Premier Brad Wall said Saskatchewan exports to China grew from $1.2 billion to $2.5 billion between 2008 and 2012
REGINA—Premier Brad Wall says Saskatchewan is looking to triple its exports to Asia by 2020 to keep in line with recommendations from a report released this week.
The Saskatchewan-Asia Advisory Council made 45 suggestions such as more Asian language studies in schools and increased recruitment of international post-secondary students from that continent.
“There are some pretty bold recommendations,” said Wall, who added that the province has already increased its role in Asian markets.
“Lest anyone doubt that this is possible, consider that between 2008 and 2012, Saskatchewan exports to China grew from $1.2 billion to $2.5 billion.”
The council, formed in May 2013 to provide advice on Saskatchewan’s trade with Asia, reports that Asian countries have the highest demand for provincial products.
It warns that Canada is lagging behind countries such as the United States, New Zealand and Australia.
Recommendation include the province creating project proposals for at least 10 major investment opportunities for Asian entrepreneurs to consider.
Council chairman Grant Kook, who is CEO of Westcap Mgt.

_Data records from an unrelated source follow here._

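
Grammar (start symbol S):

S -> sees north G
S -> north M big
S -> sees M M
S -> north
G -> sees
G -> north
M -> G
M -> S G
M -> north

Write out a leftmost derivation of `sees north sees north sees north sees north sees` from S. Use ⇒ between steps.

S ⇒ sees M M   [S -> sees M M]
sees M M ⇒ sees north M   [M -> north]
sees north M ⇒ sees north S G   [M -> S G]
sees north S G ⇒ sees north sees M M G   [S -> sees M M]
sees north sees M M G ⇒ sees north sees north M G   [M -> north]
sees north sees north M G ⇒ sees north sees north S G G   [M -> S G]
sees north sees north S G G ⇒ sees north sees north sees north G G G   [S -> sees north G]
sees north sees north sees north G G G ⇒ sees north sees north sees north sees G G   [G -> sees]
sees north sees north sees north sees G G ⇒ sees north sees north sees north sees north G   [G -> north]
sees north sees north sees north sees north G ⇒ sees north sees north sees north sees north sees   [G -> sees]

S ⇒ sees M M ⇒ sees north M ⇒ sees north S G ⇒ sees north sees M M G ⇒ sees north sees north M G ⇒ sees north sees north S G G ⇒ sees north sees north sees north G G G ⇒ sees north sees north sees north sees G G ⇒ sees north sees north sees north sees north G ⇒ sees north sees north sees north sees north sees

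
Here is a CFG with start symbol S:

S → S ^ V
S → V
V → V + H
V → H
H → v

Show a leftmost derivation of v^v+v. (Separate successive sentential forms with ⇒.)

S ⇒ S^V   [S → S ^ V]
S^V ⇒ V^V   [S → V]
V^V ⇒ H^V   [V → H]
H^V ⇒ v^V   [H → v]
v^V ⇒ v^V+H   [V → V + H]
v^V+H ⇒ v^H+H   [V → H]
v^H+H ⇒ v^v+H   [H → v]
v^v+H ⇒ v^v+v   [H → v]

S ⇒ S^V ⇒ V^V ⇒ H^V ⇒ v^V ⇒ v^V+H ⇒ v^H+H ⇒ v^v+H ⇒ v^v+v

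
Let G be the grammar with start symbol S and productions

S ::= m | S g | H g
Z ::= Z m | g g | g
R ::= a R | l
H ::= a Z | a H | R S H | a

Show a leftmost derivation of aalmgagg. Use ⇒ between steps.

S ⇒ Sg   [S ::= S g]
Sg ⇒ Hgg   [S ::= H g]
Hgg ⇒ RSHgg   [H ::= R S H]
RSHgg ⇒ aRSHgg   [R ::= a R]
aRSHgg ⇒ aaRSHgg   [R ::= a R]
aaRSHgg ⇒ aalSHgg   [R ::= l]
aalSHgg ⇒ aalSgHgg   [S ::= S g]
aalSgHgg ⇒ aalmgHgg   [S ::= m]
aalmgHgg ⇒ aalmgagg   [H ::= a]

S⇒Sg⇒Hgg⇒RSHgg⇒aRSHgg⇒aaRSHgg⇒aalSHgg⇒aalSgHgg⇒aalmgHgg⇒aalmgagg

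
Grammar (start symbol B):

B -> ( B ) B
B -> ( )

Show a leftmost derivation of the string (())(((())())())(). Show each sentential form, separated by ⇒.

B ⇒ (B)B ⇒ (())B ⇒ (())(B)B ⇒ (())((B)B)B ⇒ (())(((B)B)B)B ⇒ (())(((())B)B)B ⇒ (())(((())())B)B ⇒ (())(((())())())B ⇒ (())(((())())())()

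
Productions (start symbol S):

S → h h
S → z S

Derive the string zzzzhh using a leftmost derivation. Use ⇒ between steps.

S ⇒ zS   [S → z S]
zS ⇒ zzS   [S → z S]
zzS ⇒ zzzS   [S → z S]
zzzS ⇒ zzzzS   [S → z S]
zzzzS ⇒ zzzzhh   [S → h h]

S⇒zS⇒zzS⇒zzzS⇒zzzzS⇒zzzzhh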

Ltd., based in Saskatoon, said Asia is set to account for half of the world’s global domestic product by 2050.
He suggests Saskatchewan can reap the economic benefits by attracting Asian investment.
“There is a lack of urgency in national efforts to enhance and transform our Asian relationships,” Kook said. “We believe Saskatchewan can and should lead the nation in Asian engagement.”

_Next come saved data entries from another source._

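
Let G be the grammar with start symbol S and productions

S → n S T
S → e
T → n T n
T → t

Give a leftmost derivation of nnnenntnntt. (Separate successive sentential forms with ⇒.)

S ⇒ nST   [S → n S T]
nST ⇒ nnSTT   [S → n S T]
nnSTT ⇒ nnnSTTT   [S → n S T]
nnnSTTT ⇒ nnneTTT   [S → e]
nnneTTT ⇒ nnnenTnTT   [T → n T n]
nnnenTnTT ⇒ nnnennTnnTT   [T → n T n]
nnnennTnnTT ⇒ nnnenntnnTT   [T → t]
nnnenntnnTT ⇒ nnnenntnntT   [T → t]
nnnenntnntT ⇒ nnnenntnntt   [T → t]

S ⇒ nST ⇒ nnSTT ⇒ nnnSTTT ⇒ nnneTTT ⇒ nnnenTnTT ⇒ nnnennTnnTT ⇒ nnnenntnnTT ⇒ nnnenntnntT ⇒ nnnenntnntt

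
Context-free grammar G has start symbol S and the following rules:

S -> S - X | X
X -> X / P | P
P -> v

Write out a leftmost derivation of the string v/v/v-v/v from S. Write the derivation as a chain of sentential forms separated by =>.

S => S-X   [S -> S - X]
S-X => X-X   [S -> X]
X-X => X/P-X   [X -> X / P]
X/P-X => X/P/P-X   [X -> X / P]
X/P/P-X => P/P/P-X   [X -> P]
P/P/P-X => v/P/P-X   [P -> v]
v/P/P-X => v/v/P-X   [P -> v]
v/v/P-X => v/v/v-X   [P -> v]
v/v/v-X => v/v/v-X/P   [X -> X / P]
v/v/v-X/P => v/v/v-P/P   [X -> P]
v/v/v-P/P => v/v/v-v/P   [P -> v]
v/v/v-v/P => v/v/v-v/v   [P -> v]

S => S-X => X-X => X/P-X => X/P/P-X => P/P/P-X => v/P/P-X => v/v/P-X => v/v/v-X => v/v/v-X/P => v/v/v-P/P => v/v/v-v/P => v/v/v-v/v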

The report says Saskatchewan’s trade in 2013 with Asia was at an all-time high of $6.6 billion in exports to major partners such as India, Indonesia, China and Japan.
It recommends Mandarin language programs in schools, starting at the primary level, and calls for efforts to double Saskatchewan’s international post-secondary recruitment by 2020, with a focus on Asian students.
“We’re going to be careful about any major curriculum changes,” said Wall, who added that extracurricular programs are one possible option for increasing the presence of Mandarin at the grade-school level.
“This is the language of the economy and jobs and prosperity for the province as well.”
The province currently is seventh in Canada in terms of international student recruitment.
Kook would like to see that improved and also wants better retention of foreign students following their studies.
“As we expend those dollars, we need to be more efficient and retain them,” he said.
Saskatchewan’s immigration priorities also need to be refocused, said Kook, who suggested that export-driven entrepreneurs from Asia should make up five per cent of the Saskatchewan’s immigrant nominee program.
Wall said along with managing trade relationships, it’s essential to prioritize the logistics of the agricultural industry to keep the province internationally competitive.
Earlier this year, western Canadian farmers faced long delays to transport grain due to a railway bottleneck.
“We saw with the grain transportation backlog this last spring what happened. We lost Japan as a customer,” the premier said.
“If anybody needed to be shocked a little bit about the impact of logistics on our markets, they need look no further than that.”